John Cortese | New York
I walk into Golden Gate Fancy Fruits shop just minutes before 8 am, their usual opening time. John appeared to be rearranging the fruits, trying to set up the shop for the day’s business. I was immediately greeted by his son, stepping out of the back room asking how he can help me. After briefly introducing myself, I turn to John and ask if it’s okay if the two of us speak. “I’d love to hear your story and the story of this shop. I think it’s pretty remarkable”.
“Me? What can you possibly want to hear about me?” Strange that the most worthy people are the ones most reluctant to speak about themselves. I explain that it would mean a lot to me to have this opportunity and capture a little bit of his history. He smiles, graciously agrees and begins.
John Cortese is 94 years old. A World War II veteran, he’s witnessed some of the most pivotal and darkest moments of the war, like the invasion of Normandy and the Battle of Bulge. John left the New York Harbor on March 21st 1943 and at 18 years of age made the 6 day journey across the Atlantic. Part of his duties as a soldier was to identify land mines, a role he was quickly trained to do on an actual mine field. Some say that those who have served their country in those trying times live with war inside them. I can’t attest to what is inside John’s mind but I can say with absolute certainly that he exudes charm warmth humor and understanding.
We start to talk a lot about the shop. His father opened it in 1939 and apart from his years of military service, John worked there ever since; starting as a 14 year old delivery boy and subsequently running the business after his father’s passing. He aims to be there every morning for opening time. At that age I can just imagine myself finding a million and one reasons to take it easier and the fact that he doesn’t astounds me. John has that old school business ethic that isn’t too common place these days: “I wanted to have some cherries this week but I have to wait. They weren’t the best and I don’t want my customers buying them. Have a good product and charge a fair price. That is what will make the customer come back”. I ask him about the different people who come into his store, I’m sure he’s encountered some characters. “Smile at everyone and wish them a good day. Eventually even the grumpiest person will break down his frown and smile back”. John works with his heart. I think that’s the secret.
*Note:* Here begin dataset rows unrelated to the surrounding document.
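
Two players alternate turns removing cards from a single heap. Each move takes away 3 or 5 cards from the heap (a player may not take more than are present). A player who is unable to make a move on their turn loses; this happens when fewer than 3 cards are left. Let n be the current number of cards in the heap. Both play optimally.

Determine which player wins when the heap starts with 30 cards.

The first player wins.

Compute win/loss labels from the base case upward. A position with no move is L. Any other position is W if it can reach an L in one move, else L.
n=0: no move → L
n=1: no move → L
n=2: no move → L
n=3: W (go to 0, an L position)
n=4: W (go to 1, an L position)
n=5: W (go to 2, an L position)
n=6: W (go to 1, an L position)
n=7: W (go to 2, an L position)
n=8: L (options 5(W), 3(W) are all W)
n=9: L (options 6(W), 4(W) are all W)
n=10: L (options 7(W), 5(W) are all W)
n=11: W (go to 8, an L position)
n=12: W (go to 9, an L position)
n=13: W (go to 10, an L position)
n=14: W (go to 9, an L position)
n=15: W (go to 10, an L position)
n=16: L (options 13(W), 11(W) are all W)
n=17: L (options 14(W), 12(W) are all W)
n=18: L (options 15(W), 13(W) are all W)
n=19: W (go to 16, an L position)
n=20: W (go to 17, an L position)
n=21: W (go to 18, an L position)
n=22: W (go to 17, an L position)
n=23: W (go to 18, an L position)
n=24: L (options 21(W), 19(W) are all W)
n=25: L (options 22(W), 20(W) are all W)
n=26: L (options 23(W), 21(W) are all W)
n=27: W (go to 24, an L position)
n=28: W (go to 25, an L position)
n=29: W (go to 26, an L position)
n=30: W (go to 25, an L position)
From 30 the player to move can remove 5, leaving 25, reaching an L position.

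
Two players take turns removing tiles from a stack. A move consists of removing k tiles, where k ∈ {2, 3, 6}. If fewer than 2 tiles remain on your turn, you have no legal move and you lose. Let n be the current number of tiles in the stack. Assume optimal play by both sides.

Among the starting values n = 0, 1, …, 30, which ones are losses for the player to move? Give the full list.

0, 1, 5, 9, 10, 14, 18, 19, 23, 27, 28

Compute win/loss labels from the base case upward. A position with no move is L. Any other position is W if it can reach an L in one move, else L.
n=0: no move → L
n=1: no move → L
n=2: can move to 0, which is L ⇒ W
n=3: can move to 1, which is L ⇒ W
n=4: can move to 1, which is L ⇒ W
n=5: moves to 3(W), 2(W); every one is W ⇒ L
n=6: can move to 0, which is L ⇒ W
n=7: can move to 5, which is L ⇒ W
n=8: can move to 5, which is L ⇒ W
n=9: moves to 7(W), 6(W), 3(W); every one is W ⇒ L
n=10: moves to 8(W), 7(W), 4(W); every one is W ⇒ L
n=11: can move to 9, which is L ⇒ W
n=12: can move to 10, which is L ⇒ W
n=13: can move to 10, which is L ⇒ W
n=14: moves to 12(W), 11(W), 8(W); every one is W ⇒ L
n=15: can move to 9, which is L ⇒ W
n=16: can move to 14, which is L ⇒ W
n=17: can move to 14, which is L ⇒ W
n=18: moves to 16(W), 15(W), 12(W); every one is W ⇒ L
n=19: moves to 17(W), 16(W), 13(W); every one is W ⇒ L
n=20: can move to 18, which is L ⇒ W
n=21: can move to 19, which is L ⇒ W
n=22: can move to 19, which is L ⇒ W
n=23: moves to 21(W), 20(W), 17(W); every one is W ⇒ L
n=24: can move to 18, which is L ⇒ W
n=25: can move to 23, which is L ⇒ W
n=26: can move to 23, which is L ⇒ W
n=27: moves to 25(W), 24(W), 21(W); every one is W ⇒ L
n=28: moves to 26(W), 25(W), 22(W); every one is W ⇒ L
n=29: can move to 27, which is L ⇒ W
n=30: can move to 28, which is L ⇒ W
The losing starting values of n are exactly the entries labelled L in this table (11 of them).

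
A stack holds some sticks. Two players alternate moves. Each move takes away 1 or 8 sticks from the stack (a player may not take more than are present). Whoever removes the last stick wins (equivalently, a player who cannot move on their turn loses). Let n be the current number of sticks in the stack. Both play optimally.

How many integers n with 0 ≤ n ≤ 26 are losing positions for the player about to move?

Classify positions by backward induction: terminal positions (no move available) are L. From any other position, the mover wins iff some move reaches an L.
n=0: no move → L
n=1: can move to 0, which is L ⇒ W
n=2: the only move is to 1(W), a W ⇒ L
n=3: can move to 2, which is L ⇒ W
n=4: the only move is to 3(W), a W ⇒ L
n=5: can move to 4, which is L ⇒ W
n=6: the only move is to 5(W), a W ⇒ L
n=7: can move to 6, which is L ⇒ W
n=8: can move to 0, which is L ⇒ W
n=9: moves to 8(W), 1(W); every one is W ⇒ L
n=10: can move to 9, which is L ⇒ W
n=11: moves to 10(W), 3(W); every one is W ⇒ L
n=12: can move to 11, which is L ⇒ W
n=13: moves to 12(W), 5(W); every one is W ⇒ L
n=14: can move to 13, which is L ⇒ W
n=15: moves to 14(W), 7(W); every one is W ⇒ L
n=16: can move to 15, which is L ⇒ W
n=17: can move to 9, which is L ⇒ W
n=18: moves to 17(W), 10(W); every one is W ⇒ L
n=19: can move to 18, which is L ⇒ W
n=20: moves to 19(W), 12(W); every one is W ⇒ L
n=21: can move to 20, which is L ⇒ W
n=22: moves to 21(W), 14(W); every one is W ⇒ L
n=23: can move to 22, which is L ⇒ W
n=24: moves to 23(W), 16(W); every one is W ⇒ L
n=25: can move to 24, which is L ⇒ W
n=26: can move to 18, which is L ⇒ W
L entries with 0 ≤ n ≤ 26: n = 0, 2, 4, 6, 9, 11, 13, 15, 18, 20, 22, 24; that makes 12.

12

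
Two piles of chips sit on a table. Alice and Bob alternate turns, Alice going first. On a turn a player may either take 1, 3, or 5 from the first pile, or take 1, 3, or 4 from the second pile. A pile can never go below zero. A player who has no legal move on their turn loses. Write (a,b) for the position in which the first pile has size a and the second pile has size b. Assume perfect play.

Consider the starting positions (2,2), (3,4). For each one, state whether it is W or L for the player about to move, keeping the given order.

(2,2): L, (3,4): W

Compute win/loss labels from the base case upward. A position with no move is L. Any other position is W if it can reach an L in one move, else L.
No move ever increases a pile, so every position that can arise here has a ≤ 3 and b ≤ 4; it is enough to label the cells with 0 ≤ a ≤ 3 and 0 ≤ b ≤ 4.
Every move lowers a or b (never raises either), so fill the grid row by row in increasing a, and left to right within a row: each cell's successors are then already labelled.
      b=0  b=1  b=2  b=3  b=4
a=0:    L    W    L    W    W
a=1:    W    L    W    L    W
a=2:    L    W    L    W    W
a=3:    W    L    W    L    W
Cells with no legal move (terminal, hence L): (0,0).
The remaining L cells, each justified by listing all of its moves:
(0,2): the only move is to (0,1)(W), a W ⇒ L
(1,1): moves to (0,1)(W), (1,0)(W); every one is W ⇒ L
(1,3): moves to (0,3)(W), (1,2)(W), (1,0)(W); every one is W ⇒ L
(2,0): the only move is to (1,0)(W), a W ⇒ L
(2,2): moves to (1,2)(W), (2,1)(W); every one is W ⇒ L
(3,1): moves to (2,1)(W), (0,1)(W), (3,0)(W); every one is W ⇒ L
(3,3): moves to (2,3)(W), (0,3)(W), (3,2)(W), (3,0)(W); every one is W ⇒ L
Every other cell has at least one move into one of the L cells above, so it is W.
(2,2): one of the L cells justified above, so L
(3,4): the move to (3,3) reaches an L cell, so W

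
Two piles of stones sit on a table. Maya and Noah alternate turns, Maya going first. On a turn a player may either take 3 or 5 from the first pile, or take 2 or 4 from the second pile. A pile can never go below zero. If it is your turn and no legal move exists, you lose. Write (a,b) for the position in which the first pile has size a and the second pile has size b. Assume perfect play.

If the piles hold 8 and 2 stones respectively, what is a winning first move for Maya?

Build the W/L table. Terminal = L. A non-terminal position is W if it has a move to some L; otherwise it is L.
No move ever increases a pile, so every position that can arise here has a ≤ 8 and b ≤ 2; it is enough to label the cells with 0 ≤ a ≤ 8 and 0 ≤ b ≤ 2.
Every move lowers a or b (never raises either), so fill the grid row by row in increasing a, and left to right within a row: each cell's successors are then already labelled.
      b=0  b=1  b=2
a=0:    L    L    W
a=1:    L    L    W
a=2:    L    L    W
a=3:    W    W    L
a=4:    W    W    L
a=5:    W    W    L
a=6:    W    W    W
a=7:    W    W    W
a=8:    L    L    W
Cells with no legal move (terminal, hence L): (0,0), (0,1), (1,0), (1,1), (2,0), (2,1).
The remaining L cells, each justified by listing all of its moves:
(3,2): moves to (0,2)(W), (3,0)(W); every one is W ⇒ L
(4,2): moves to (1,2)(W), (4,0)(W); every one is W ⇒ L
(5,2): moves to (2,2)(W), (0,2)(W), (5,0)(W); every one is W ⇒ L
(8,0): moves to (5,0)(W), (3,0)(W); every one is W ⇒ L
(8,1): moves to (5,1)(W), (3,1)(W); every one is W ⇒ L
Every other cell has at least one move into one of the L cells above, so it is W.
From (8,2), the L positions reachable in one move are: (5,2), (3,2), (8,0). Any move reaching one of these is winning.

Move to (5,2).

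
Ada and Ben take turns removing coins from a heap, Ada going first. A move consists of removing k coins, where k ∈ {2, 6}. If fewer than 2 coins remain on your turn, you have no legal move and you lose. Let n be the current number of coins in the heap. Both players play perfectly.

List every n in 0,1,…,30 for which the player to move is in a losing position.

Use the standard recursion: the mover loses at a terminal position; elsewhere, the mover wins exactly when some move hands the opponent an L position.
n=0: no move → L
n=1: no move → L
n=2: reaches L-position 0 → W
n=3: reaches L-position 1 → W
n=4: only reaches 2(W), which is W → L
n=5: only reaches 3(W), which is W → L
n=6: reaches L-position 4 → W
n=7: reaches L-position 5 → W
n=8: only reaches 6(W), 2(W), all W → L
n=9: only reaches 7(W), 3(W), all W → L
n=10: reaches L-position 8 → W
n=11: reaches L-position 9 → W
n=12: only reaches 10(W), 6(W), all W → L
n=13: only reaches 11(W), 7(W), all W → L
n=14: reaches L-position 12 → W
n=15: reaches L-position 13 → W
n=16: only reaches 14(W), 10(W), all W → L
n=17: only reaches 15(W), 11(W), all W → L
n=18: reaches L-position 16 → W
n=19: reaches L-position 17 → W
n=20: only reaches 18(W), 14(W), all W → L
n=21: only reaches 19(W), 15(W), all W → L
n=22: reaches L-position 20 → W
n=23: reaches L-position 21 → W
n=24: only reaches 22(W), 18(W), all W → L
n=25: only reaches 23(W), 19(W), all W → L
n=26: reaches L-position 24 → W
n=27: reaches L-position 25 → W
n=28: only reaches 26(W), 22(W), all W → L
n=29: only reaches 27(W), 23(W), all W → L
n=30: reaches L-position 28 → W
Reading off the rows marked L gives the requested list; there are 16 such values of n.

0, 1, 4, 5, 8, 9, 12, 13, 16, 17, 20, 21, 24, 25, 28, 29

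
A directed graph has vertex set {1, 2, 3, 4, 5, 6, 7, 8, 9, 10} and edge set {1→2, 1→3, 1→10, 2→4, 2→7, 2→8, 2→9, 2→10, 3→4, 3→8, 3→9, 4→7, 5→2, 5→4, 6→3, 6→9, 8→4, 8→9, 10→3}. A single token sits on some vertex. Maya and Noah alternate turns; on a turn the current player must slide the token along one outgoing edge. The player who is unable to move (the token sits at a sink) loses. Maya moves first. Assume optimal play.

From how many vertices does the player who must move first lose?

Compute win/loss labels from the base case upward. A position with no move is L. Any other position is W if it can reach an L in one move, else L.
Every edge goes from a vertex to one that appears earlier in the order 7, 9, 4, 8, 3, 10, 2, 1, 5, 6, so processing vertices in that order labels each vertex after all of its successors.
7: no outgoing edge → L
9: no outgoing edge → L
4: →7(L), so W
8: →9(L), so W
3: →9(L), so W
10: →3(W) only, which is W, so L
2: →10(L), so W
1: →10(L), so W
5: →2(W), 4(W) — all W, so L
6: →9(L), so W
The L vertices are 5, 7, 9, 10; that is 4 in all.

4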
The store itself is a portal into the past. Nestled deep in Brooklyn, it maintains the original exterior, the original wooden floors, the tin ceiling, the scale hanging from it and a rotary phone that continues to function. Songs from the decades passed are softly playing from a stereo in the back room. Frank Sinatra becomes the soundtrack to our tête-à-tête. Produce, cans and boxes of macaroni are displayed on wooden shelves with an extraordinary collection of photographs exhibited above: A photo with former mayor Rudy Giuliani before his election, one with Tony Bennet, a group shot of John and his delivery boys all grown up, some family photos and some of soldiers. An absolute treasure trove of history that with my short couple of hours with John, I was only able to scratch the surface of. I notice a yellow piece of paper with song lyrics on them. His son explains that John loves music and really enjoys singing along to his favorite tracks; the lyrics are there for him in case he forgets some of the verses. I yelp out that I’m the same way and that I must have music playing at practically every waking hour, albeit my vocal abilities are very much lacking. “Well, do you know the song ‘I apologize’ by Bill Ecktsein?” John asks. No I answer, making a mental note to brush up on the old school jazz artists. John doesn’t skip a beat. “When you go home, look the lyrics up on your computer then come back here and we will sing it together”. Yes! It’s a date!
Before leaving, I ask John what he thinks of the world today. How has it changed through the years? He looks at me and shakes his head. “Oh, the world right now is upside down. So much scandal on the headlines, we should write more human pieces but everyone loves scandal. All these stories, no one is innocent and with war, we all lose. It’s sad to see the world like this. Just be kind and be good. It’s so simple.” He gives an exasperated wave of his hands and looks toward the windows of his shop, pausing perhaps to give me a chance to offer some insight into my generation. I stay quiet. I can’t say that his answer surprises me but listening to his age withered voice really echoed these unfortunate truths of our times.
I’ve a lot to think about on my way to work from the shop. I had the honor of speaking to a man who defended his country with his heart and soul. A man who built a strong family and business, who continues to live his life with purpose, gratitude and humility. Someone who doesn’t allow his mind nor body to relent and who, first and foremost, expects the best from himself. My mind wanders to his last comment. Do we hold ourselves accountable for that negativity in our society? Human nature has us putting the blame on the next person yet I think we all share the responsibility. We write these headlines. We buy and read them and share them on our social media news feeds. We are the ones who glorify the scandals and not the human pieces on our news simply by the attention we give them. Gossip sells. Being kind and good became difficult since we so often find a reason to perpetuate a grudge. We forgive less and hardly ever forget. Heavy reckoning for a morning commute. I take out my phone and search the lyrics for “I Apologize”. I’ve a duet to prepare for.